Debates e discussões acirradas sempre aconteceram. São salutares e até necessários, pois o que se espera da Suprema Corte são decisões amadurecidas e sedimentadas. Vem daí a tal segurança jurídica que molda as ações da sociedade.

É possível entender que Gilmar Mendes não goza de muita popularidade devido a seus posicionamentos jurídicos sobre temas polêmicos, como as espalhafatosas operações da Polícia Federal, as algemas, as prisões preventivas e as escutas telefônicas, por exemplo. Afinal, em um país com profundo déficit de Justiça, essa história de Estado de Direito soa como papo de intelectual — mais fácil é prender e perguntar depois.

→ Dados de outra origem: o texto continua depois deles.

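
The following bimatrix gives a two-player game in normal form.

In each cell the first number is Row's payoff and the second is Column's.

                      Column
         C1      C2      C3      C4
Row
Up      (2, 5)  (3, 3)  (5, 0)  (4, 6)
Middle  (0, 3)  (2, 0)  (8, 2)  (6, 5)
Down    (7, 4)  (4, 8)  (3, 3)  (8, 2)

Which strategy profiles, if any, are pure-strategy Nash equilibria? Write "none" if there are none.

For each player, find the best response to each opponent profile; mutual best responses are the pure NE.
Row against C1: payoffs 2, 0, 7 → best response Down.
Row against C2: payoffs 3, 2, 4 → best response Down.
Row against C3: payoffs 5, 8, 3 → best response Middle.
Row against C4: payoffs 4, 6, 8 → best response Down.
Column against Up: payoffs 5, 3, 0, 6 → best response C4.
Column against Middle: payoffs 3, 0, 2, 5 → best response C4.
Column against Down: payoffs 4, 8, 3, 2 → best response C2.
Mutual best responses: (Down, C2).

The unique pure-strategy Nash equilibrium is (Down, C2).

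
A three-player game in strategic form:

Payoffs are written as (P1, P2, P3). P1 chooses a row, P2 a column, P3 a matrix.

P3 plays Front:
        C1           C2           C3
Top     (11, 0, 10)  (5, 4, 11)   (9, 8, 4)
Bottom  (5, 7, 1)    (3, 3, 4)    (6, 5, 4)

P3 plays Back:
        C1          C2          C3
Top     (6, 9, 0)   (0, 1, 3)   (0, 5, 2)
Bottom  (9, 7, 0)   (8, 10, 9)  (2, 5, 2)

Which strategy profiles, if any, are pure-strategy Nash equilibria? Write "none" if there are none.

(Top, C3, Front); (Bottom, C2, Back)

P1 against (C1, Front): payoffs 11, 5 → best response Top.
P1 against (C1, Back): payoffs 6, 9 → best response Bottom.
P1 against (C2, Front): payoffs 5, 3 → best response Top.
P1 against (C2, Back): payoffs 0, 8 → best response Bottom.
P1 against (C3, Front): payoffs 9, 6 → best response Top.
P1 against (C3, Back): payoffs 0, 2 → best response Bottom.
P2 against (Top, Front): payoffs 0, 4, 8 → best response C3.
P2 against (Top, Back): payoffs 9, 1, 5 → best response C1.
P2 against (Bottom, Front): payoffs 7, 3, 5 → best response C1.
P2 against (Bottom, Back): payoffs 7, 10, 5 → best response C2.
P3 against (Top, C1): payoffs 10, 0 → best response Front.
P3 against (Top, C2): payoffs 11, 3 → best response Front.
P3 against (Top, C3): payoffs 4, 2 → best response Front.
P3 against (Bottom, C1): payoffs 1, 0 → best response Front.
P3 against (Bottom, C2): payoffs 4, 9 → best response Back.
P3 against (Bottom, C3): payoffs 4, 2 → best response Front.
Mutual best responses: (Top, C3, Front); (Bottom, C2, Back).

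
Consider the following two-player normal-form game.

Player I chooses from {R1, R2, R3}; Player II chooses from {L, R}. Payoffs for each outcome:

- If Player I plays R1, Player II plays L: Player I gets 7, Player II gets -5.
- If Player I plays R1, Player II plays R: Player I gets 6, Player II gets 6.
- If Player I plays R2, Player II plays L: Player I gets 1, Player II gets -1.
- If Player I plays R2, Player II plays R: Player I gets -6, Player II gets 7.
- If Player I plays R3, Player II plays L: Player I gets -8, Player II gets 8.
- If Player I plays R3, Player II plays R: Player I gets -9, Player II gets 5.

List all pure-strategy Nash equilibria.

(R1, L): Player II can switch to R (-5 → 6). Not NE.
(R1, R): Player I gets 6, best alternative -6; Player II gets 6, best alternative -5. No profitable deviation — NE.
(R2, L): Player I can switch to R1 (1 → 7). Not NE.
(R2, R): Player I can switch to R1 (-6 → 6). Not NE.
(R3, L): Player I can switch to R1 (-8 → 7). Not NE.
(R3, R): Player I can switch to R1 (-9 → 6). Not NE.

Pure NE: (R1, R)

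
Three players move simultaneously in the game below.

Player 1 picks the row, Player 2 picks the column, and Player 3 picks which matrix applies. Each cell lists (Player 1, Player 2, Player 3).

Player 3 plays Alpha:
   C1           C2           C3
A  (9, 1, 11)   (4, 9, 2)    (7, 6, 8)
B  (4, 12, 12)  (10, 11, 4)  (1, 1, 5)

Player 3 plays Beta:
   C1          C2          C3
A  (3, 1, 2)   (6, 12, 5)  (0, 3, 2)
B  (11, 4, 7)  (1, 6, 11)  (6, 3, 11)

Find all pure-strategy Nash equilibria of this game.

For each player, find the best response to each opponent profile; mutual best responses are the pure NE.
Player 1 against (C1, Alpha): payoffs 9, 4 → best response A.
Player 1 against (C1, Beta): payoffs 3, 11 → best response B.
Player 1 against (C2, Alpha): payoffs 4, 10 → best response B.
Player 1 against (C2, Beta): payoffs 6, 1 → best response A.
Player 1 against (C3, Alpha): payoffs 7, 1 → best response A.
Player 1 against (C3, Beta): payoffs 0, 6 → best response B.
Player 2 against (A, Alpha): payoffs 1, 9, 6 → best response C2.
Player 2 against (A, Beta): payoffs 1, 12, 3 → best response C2.
Player 2 against (B, Alpha): payoffs 12, 11, 1 → best response C1.
Player 2 against (B, Beta): payoffs 4, 6, 3 → best response C2.
Player 3 against (A, C1): payoffs 11, 2 → best response Alpha.
Player 3 against (A, C2): payoffs 2, 5 → best response Beta.
Player 3 against (A, C3): payoffs 8, 2 → best response Alpha.
Player 3 against (B, C1): payoffs 12, 7 → best response Alpha.
Player 3 against (B, C2): payoffs 4, 11 → best response Beta.
Player 3 against (B, C3): payoffs 5, 11 → best response Beta.
Mutual best responses: (A, C2, Beta).

Pure NE: (A, C2, Beta)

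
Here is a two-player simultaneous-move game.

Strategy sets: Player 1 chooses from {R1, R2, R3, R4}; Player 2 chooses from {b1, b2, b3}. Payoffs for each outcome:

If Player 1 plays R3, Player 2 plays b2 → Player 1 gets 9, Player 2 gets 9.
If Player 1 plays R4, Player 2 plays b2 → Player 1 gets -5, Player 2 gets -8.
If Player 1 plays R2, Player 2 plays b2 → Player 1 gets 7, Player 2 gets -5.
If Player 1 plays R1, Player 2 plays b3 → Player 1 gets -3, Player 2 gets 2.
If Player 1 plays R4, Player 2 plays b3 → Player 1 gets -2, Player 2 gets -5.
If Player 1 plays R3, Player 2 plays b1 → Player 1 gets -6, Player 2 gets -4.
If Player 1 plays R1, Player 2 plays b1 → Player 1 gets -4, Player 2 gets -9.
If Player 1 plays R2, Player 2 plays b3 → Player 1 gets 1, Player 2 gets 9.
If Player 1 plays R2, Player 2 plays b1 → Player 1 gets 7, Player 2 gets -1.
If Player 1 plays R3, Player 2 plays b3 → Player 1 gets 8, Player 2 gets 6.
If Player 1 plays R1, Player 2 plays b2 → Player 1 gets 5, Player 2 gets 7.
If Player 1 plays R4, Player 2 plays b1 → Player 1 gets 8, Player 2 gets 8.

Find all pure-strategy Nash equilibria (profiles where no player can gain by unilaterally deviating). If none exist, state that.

Player 1 against b1: payoffs -4, 7, -6, 8 → best response R4.
Player 1 against b2: payoffs 5, 7, 9, -5 → best response R3.
Player 1 against b3: payoffs -3, 1, 8, -2 → best response R3.
Player 2 against R1: payoffs -9, 7, 2 → best response b2.
Player 2 against R2: payoffs -1, -5, 9 → best response b3.
Player 2 against R3: payoffs -4, 9, 6 → best response b2.
Player 2 against R4: payoffs 8, -8, -5 → best response b1.
Mutual best responses: (R3, b2); (R4, b1).

Pure-strategy Nash equilibria: (R3, b2) and (R4, b1)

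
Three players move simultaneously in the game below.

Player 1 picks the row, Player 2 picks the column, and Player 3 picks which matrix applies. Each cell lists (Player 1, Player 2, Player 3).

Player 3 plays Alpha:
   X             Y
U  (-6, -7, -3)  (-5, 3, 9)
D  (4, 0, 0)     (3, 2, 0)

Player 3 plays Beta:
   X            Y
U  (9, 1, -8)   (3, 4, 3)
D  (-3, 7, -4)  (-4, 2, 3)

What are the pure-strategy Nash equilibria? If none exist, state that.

This game has no pure Nash equilibrium.

Player 1 against (X, Alpha): payoffs -6, 4 → best response D.
Player 1 against (X, Beta): payoffs 9, -3 → best response U.
Player 1 against (Y, Alpha): payoffs -5, 3 → best response D.
Player 1 against (Y, Beta): payoffs 3, -4 → best response U.
Player 2 against (U, Alpha): payoffs -7, 3 → best response Y.
Player 2 against (U, Beta): payoffs 1, 4 → best response Y.
Player 2 against (D, Alpha): payoffs 0, 2 → best response Y.
Player 2 against (D, Beta): payoffs 7, 2 → best response X.
Player 3 against (U, X): payoffs -3, -8 → best response Alpha.
Player 3 against (U, Y): payoffs 9, 3 → best response Alpha.
Player 3 against (D, X): payoffs 0, -4 → best response Alpha.
Player 3 against (D, Y): payoffs 0, 3 → best response Beta.
No profile is a mutual best response for all players.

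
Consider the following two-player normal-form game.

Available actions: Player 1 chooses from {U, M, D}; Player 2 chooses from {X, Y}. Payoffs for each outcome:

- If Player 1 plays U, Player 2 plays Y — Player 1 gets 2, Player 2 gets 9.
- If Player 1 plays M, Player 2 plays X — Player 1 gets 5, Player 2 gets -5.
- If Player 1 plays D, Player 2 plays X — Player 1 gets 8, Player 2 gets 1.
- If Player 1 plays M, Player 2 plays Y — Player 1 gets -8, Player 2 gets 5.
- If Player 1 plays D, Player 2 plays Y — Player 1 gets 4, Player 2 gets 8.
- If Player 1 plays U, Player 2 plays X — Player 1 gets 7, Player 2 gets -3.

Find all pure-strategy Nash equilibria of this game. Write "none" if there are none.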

Um ministro do Supremo, ouvido pela ConJur, torce para que esses atos sejam apenas um problema de estilo do ministro Joaquim Barbosa e que seu objetivo seja dos mais nobres. O ministro confessa que a sensação de constrangimento entre os colegas é generalizada. “Se pudéssemos voltar os ponteiros do relógio, provavelmente isso não se repetiria.” Na reunião da noite de quarta-feira eles concordaram que se tornou arriscado dar oportunidade para Barbosa. Decidiu-se que ele será tratado "com mais cerimônia".

Nesse caso, talvez tudo não passe de tempestade em copo d’água e, no final, os 11 tomarão o lanche da tarde juntos, como sempre fizeram, em meio a boas gargalhadas. Em paz. Pelo menos até o ano que vem, quando Barbosa presidirá o Tribunal Superior Eleitoral, e, lá por 2012, o próprio Supremo Tribunal Federal.